While most of us stayed inside, warm and safe (some felt the effects of wide-spread power outages and may have been a little more chilly than others), there are a handful of people whose jobs are often overlooked when Mother Nature strikes.

While many residents took to social media to voice their displeasure of roads plugged up with snow, and power outages that sometimes lasted more than 24 hours, others worried about their family and friends – those trying to restore power, and clear roads, while the snow kept falling outside.

Although it may seem like an inconvenience to be stuck in your own home for a couple days, to scramble in the dark, and find creative ways to cook meals, there are plenty of reasons to be thankful when a spring blizzard hits. There are also lots of thank-yous owed to those who spent much of their Easter weekend away from family, working in some not-so-ideal conditions.

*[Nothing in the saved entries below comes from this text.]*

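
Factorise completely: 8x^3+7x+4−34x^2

(2x−1)(4x+1)(x−4)

By the rational root theorem, x = 1/2 is a root, so (2x−1) is a factor; dividing leaves 4x^2−15x−4.
The remaining quadratic factors as (x−4)(4x+1).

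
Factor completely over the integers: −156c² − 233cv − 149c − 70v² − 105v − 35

Group: −13c(12c + 5v + 5) + (−14v − 7)(12c + 5v + 5); both groups contain (12c + 5v + 5).

−(12c + 5v + 5)(13c + 14v + 7)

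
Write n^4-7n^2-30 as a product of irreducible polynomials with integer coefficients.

(n^2+3)(n^2-10)

Substitute u = n^2 to get a quadratic in u, then factor.
n^2+3 is irreducible over ℤ (always positive, so no real roots).
n^2-10 is irreducible over ℤ (10 is not a perfect square).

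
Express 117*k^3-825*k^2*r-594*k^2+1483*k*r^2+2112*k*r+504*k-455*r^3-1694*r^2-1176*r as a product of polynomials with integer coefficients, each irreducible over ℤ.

(13*k-5*r-14)*(3*k-13*r-12)*(3*k-7*r)

Group: 3*k*(39*k^2-106*k*r-42*k+35*r^2+98*r) + (-13*r-12)*(39*k^2-106*k*r-42*k+35*r^2+98*r); both groups contain (39*k^2-106*k*r-42*k+35*r^2+98*r), so (3*k-13*r-12) is a factor with cofactor 39*k^2-106*k*r-42*k+35*r^2+98*r.
The cofactor groups again: 39*k^2-106*k*r-42*k+35*r^2+98*r = 3*k*(13*k-5*r-14) - 7*r*(13*k-5*r-14); both groups contain (13*k-5*r-14), giving (3*k-7*r)*(13*k-5*r-14).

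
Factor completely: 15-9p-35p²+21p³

Group as (21p³-9p) + (-35p²+15) = 3p(7p²-3) - 5(7p²-3).
Both groups share the factor (7p²-3).

(3p-5)(7p²-3)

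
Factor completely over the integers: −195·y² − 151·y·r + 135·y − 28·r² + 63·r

Group: −15·y·(13·y + 4·r − 9) − 7·r·(13·y + 4·r − 9); both groups contain (13·y + 4·r − 9).

−(13·y + 4·r − 9)·(15·y + 7·r)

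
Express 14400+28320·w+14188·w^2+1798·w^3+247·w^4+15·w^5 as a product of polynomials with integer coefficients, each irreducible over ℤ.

(3·w+5)·(5·w+4)·(w+12)·(w^2+2·w+60)

By the rational root theorem, w = -4/5 is a root, giving the factor (5·w+4) and quotient 3·w^4+47·w^3+322·w^2+2580·w+3600.
Continuing, w = -12 is a root, giving the factor (w+12) and quotient 3·w^3+11·w^2+190·w+300.
Next, w = -5/3 is a root, so (3·w+5) divides it; the quotient is w^2+2·w+60.
The quadratic w^2+2·w+60 has discriminant -236 < 0 and is irreducible over ℤ.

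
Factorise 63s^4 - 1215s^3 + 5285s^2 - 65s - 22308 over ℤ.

Trying the rational-root candidates, s = -12/7 is a root, so (7s + 12) divides it; the quotient is 9s^3 - 189s^2 + 1079s - 1859.
Next, s = 13 is a root, so (s - 13) divides it; the quotient is 9s^2 - 72s + 143.
The remaining quadratic factors as (3s - 11)(3s - 13).

(3s - 11)(3s - 13)(7s + 12)(s - 13)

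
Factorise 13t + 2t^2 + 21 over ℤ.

Need a pair with product 2·21 = 42 and sum 13: that's 6 and 7.
Split the middle term: 2t^2 + 6t + 7t + 21 = 2t(t + 3) + 7(t + 3).

(2t + 7)(t + 3)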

It may take time for roads to be cleared of the heavy, wet snow that fell, but that shouldn’t discount the work that was been done during and immediately after a storm. Don’t forget about the people who wake up early, and work much longer than a typical eight-hour shift, to get life back to normal as quickly as possible for the rest of us.

And instead of voicing displeasure and annoyance, perhaps the two spring blizzards the area experienced this year can act as a solid reminder that being prepared for unruly weather is simply part of the Alberta way of life.